In order to create a ScannedTokens data structure from some input source code text, a scanner implementation is required. Balau provides an AbstractScanner base class. Concrete implementations of this class implement the getNextToken abstract method in order to provide the scanning logic.

The AbstractScanner class provides the public scanner api, consisting of the single scan method, and a set of protected utility methods used by implementing classes.

The fundamental utility methods used by implementing classes are the readNextChar and putBackCurrentChar methods. These manage character reading and end of file handling.

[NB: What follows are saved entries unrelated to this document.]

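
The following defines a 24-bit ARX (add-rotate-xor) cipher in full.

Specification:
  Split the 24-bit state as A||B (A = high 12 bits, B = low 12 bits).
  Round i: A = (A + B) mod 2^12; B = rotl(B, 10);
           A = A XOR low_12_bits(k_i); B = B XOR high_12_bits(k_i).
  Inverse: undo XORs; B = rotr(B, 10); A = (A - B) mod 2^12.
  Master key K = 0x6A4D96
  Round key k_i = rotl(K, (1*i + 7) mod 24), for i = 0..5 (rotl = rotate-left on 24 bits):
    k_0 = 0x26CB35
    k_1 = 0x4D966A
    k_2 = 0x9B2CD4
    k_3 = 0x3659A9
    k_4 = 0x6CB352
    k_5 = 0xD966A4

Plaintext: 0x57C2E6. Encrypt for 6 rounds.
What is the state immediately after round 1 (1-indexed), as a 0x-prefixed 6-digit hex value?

0x357AD5

s_0 = plaintext = 0x57C2E6
s_1 = Round(s_0, k_0) = 0x357AD5
s_2 = Round(s_1, k_1) = 0x84626C
s_3 = Round(s_2, k_2) = 0x666929
s_4 = Round(s_3, k_3) = 0x62652F
s_5 = Round(s_4, k_4) = 0x807B80
s_6 = Round(s_5, k_5) = 0x523F76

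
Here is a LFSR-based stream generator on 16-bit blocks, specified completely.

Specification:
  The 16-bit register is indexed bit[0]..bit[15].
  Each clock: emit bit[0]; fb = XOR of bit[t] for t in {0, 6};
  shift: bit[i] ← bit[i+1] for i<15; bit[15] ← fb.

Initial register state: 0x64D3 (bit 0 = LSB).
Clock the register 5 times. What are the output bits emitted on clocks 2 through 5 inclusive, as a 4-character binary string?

1001

reg_0 = 0x64D3
clock 1: out=1, reg = 0x3269
clock 2: out=1, reg = 0x1934
clock 3: out=0, reg = 0x0C9A
clock 4: out=0, reg = 0x064D
clock 5: out=1, reg = 0x0326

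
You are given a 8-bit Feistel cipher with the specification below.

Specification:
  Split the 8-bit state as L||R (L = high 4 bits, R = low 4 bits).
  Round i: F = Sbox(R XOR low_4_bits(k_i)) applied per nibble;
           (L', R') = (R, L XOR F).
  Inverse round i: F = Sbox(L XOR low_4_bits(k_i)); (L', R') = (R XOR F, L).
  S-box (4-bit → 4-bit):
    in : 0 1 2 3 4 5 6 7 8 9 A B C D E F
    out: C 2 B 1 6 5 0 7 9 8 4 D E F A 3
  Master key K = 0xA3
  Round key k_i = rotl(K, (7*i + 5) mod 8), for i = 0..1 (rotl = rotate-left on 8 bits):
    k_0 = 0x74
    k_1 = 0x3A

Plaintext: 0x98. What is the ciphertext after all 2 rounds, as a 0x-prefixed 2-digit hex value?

0x77

s_0 = plaintext = 0x98
s_1 = Round(s_0, k_0) = 0x87
s_2 = Round(s_1, k_1) = 0x77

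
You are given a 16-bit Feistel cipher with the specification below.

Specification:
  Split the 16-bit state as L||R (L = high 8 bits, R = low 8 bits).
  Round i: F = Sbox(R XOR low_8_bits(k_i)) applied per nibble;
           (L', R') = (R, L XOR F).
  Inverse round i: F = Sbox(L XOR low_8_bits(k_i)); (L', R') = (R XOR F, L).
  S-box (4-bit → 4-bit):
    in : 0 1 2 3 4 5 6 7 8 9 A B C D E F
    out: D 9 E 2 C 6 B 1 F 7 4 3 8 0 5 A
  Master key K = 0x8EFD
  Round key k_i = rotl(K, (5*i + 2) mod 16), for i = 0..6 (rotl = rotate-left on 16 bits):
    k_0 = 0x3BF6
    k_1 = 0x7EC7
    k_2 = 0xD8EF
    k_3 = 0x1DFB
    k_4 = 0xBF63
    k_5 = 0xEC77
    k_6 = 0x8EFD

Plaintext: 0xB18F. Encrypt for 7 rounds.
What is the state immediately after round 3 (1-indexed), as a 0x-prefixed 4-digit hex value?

0x36A1

s_0 = plaintext = 0xB18F
s_1 = Round(s_0, k_0) = 0x8FA6
s_2 = Round(s_1, k_1) = 0xA636
s_3 = Round(s_2, k_2) = 0x36A1
s_4 = Round(s_3, k_3) = 0xA152
s_5 = Round(s_4, k_4) = 0x5288
s_6 = Round(s_5, k_5) = 0x88F8
s_7 = Round(s_6, k_6) = 0xF85E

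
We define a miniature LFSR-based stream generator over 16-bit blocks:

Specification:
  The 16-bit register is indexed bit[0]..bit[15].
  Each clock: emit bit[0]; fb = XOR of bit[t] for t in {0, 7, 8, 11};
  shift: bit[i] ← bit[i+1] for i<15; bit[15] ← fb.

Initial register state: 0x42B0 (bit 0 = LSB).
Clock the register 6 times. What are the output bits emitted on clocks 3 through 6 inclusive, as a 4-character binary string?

reg_0 = 0x42B0
clock 1: out=0, reg = 0xA158
clock 2: out=0, reg = 0xD0AC
clock 3: out=0, reg = 0xE856
clock 4: out=0, reg = 0xF42B
clock 5: out=1, reg = 0xFA15
clock 6: out=1, reg = 0x7D0A

0011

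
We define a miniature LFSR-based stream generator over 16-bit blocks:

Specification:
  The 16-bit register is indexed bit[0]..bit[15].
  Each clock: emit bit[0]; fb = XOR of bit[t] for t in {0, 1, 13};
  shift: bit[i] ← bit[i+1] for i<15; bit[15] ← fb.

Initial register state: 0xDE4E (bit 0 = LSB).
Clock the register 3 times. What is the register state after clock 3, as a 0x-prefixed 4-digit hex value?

reg_0 = 0xDE4E
clock 1: out=0, reg = 0xEF27
clock 2: out=1, reg = 0xF793
clock 3: out=1, reg = 0xFBC9

0xFBC9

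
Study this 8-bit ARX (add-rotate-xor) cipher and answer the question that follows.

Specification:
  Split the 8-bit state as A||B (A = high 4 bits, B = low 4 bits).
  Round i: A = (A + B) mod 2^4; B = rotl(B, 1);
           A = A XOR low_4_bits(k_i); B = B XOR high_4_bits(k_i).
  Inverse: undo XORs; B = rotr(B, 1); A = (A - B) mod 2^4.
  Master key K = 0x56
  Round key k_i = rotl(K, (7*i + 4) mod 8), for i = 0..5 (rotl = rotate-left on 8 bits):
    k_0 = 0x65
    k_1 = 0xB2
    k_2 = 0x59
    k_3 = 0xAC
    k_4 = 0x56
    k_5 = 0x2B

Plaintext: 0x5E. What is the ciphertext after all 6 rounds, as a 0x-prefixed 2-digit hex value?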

Other utility methods including string and whitespace extraction. Also included is a calculateCurrentCodeSpan method which can be used for error reporting.

Parsing

To create a recursive descent parser in pure C++ using the Balau parser utility classes, it is sufficient to pass in an instance of the ScannerApiScannedTokens class into the parser constructor and access the scanner API from within the production methods.

The PropertyParser class is an example of a parser in the Balau library. A single public method parse is provided in each class. This method calls the root production methods in order to initiate the recursive descent parsing.

Classes

The following classes are defined in the parsing utilties.

Class name Description
ScannedTokens<TokenT> The data structure produced by scanners. Contains the input source text, the scanned tokens, and the start offsets.
ScannerApiScannedTokens<TokenT> A scanner API adaptor over the ScannedTokens data structure.
RandomAccessScannedTokens<TokenT> A random access adaptor over the ScannedTokens data structure.
IterativeScannedTokens<TokenT> An iterative adaptor over the ScannedTokens data structure.
AbstractScanner<TokenT> The base class of scanner implementations.
ScannedToken<TokenT> A single scanned token returned from the scanner API, containing the token, the text, and the code span.
CodeSpan Contains two code positions which together indicate a span of code.
CodePosition Represents a line/column position in the source code text.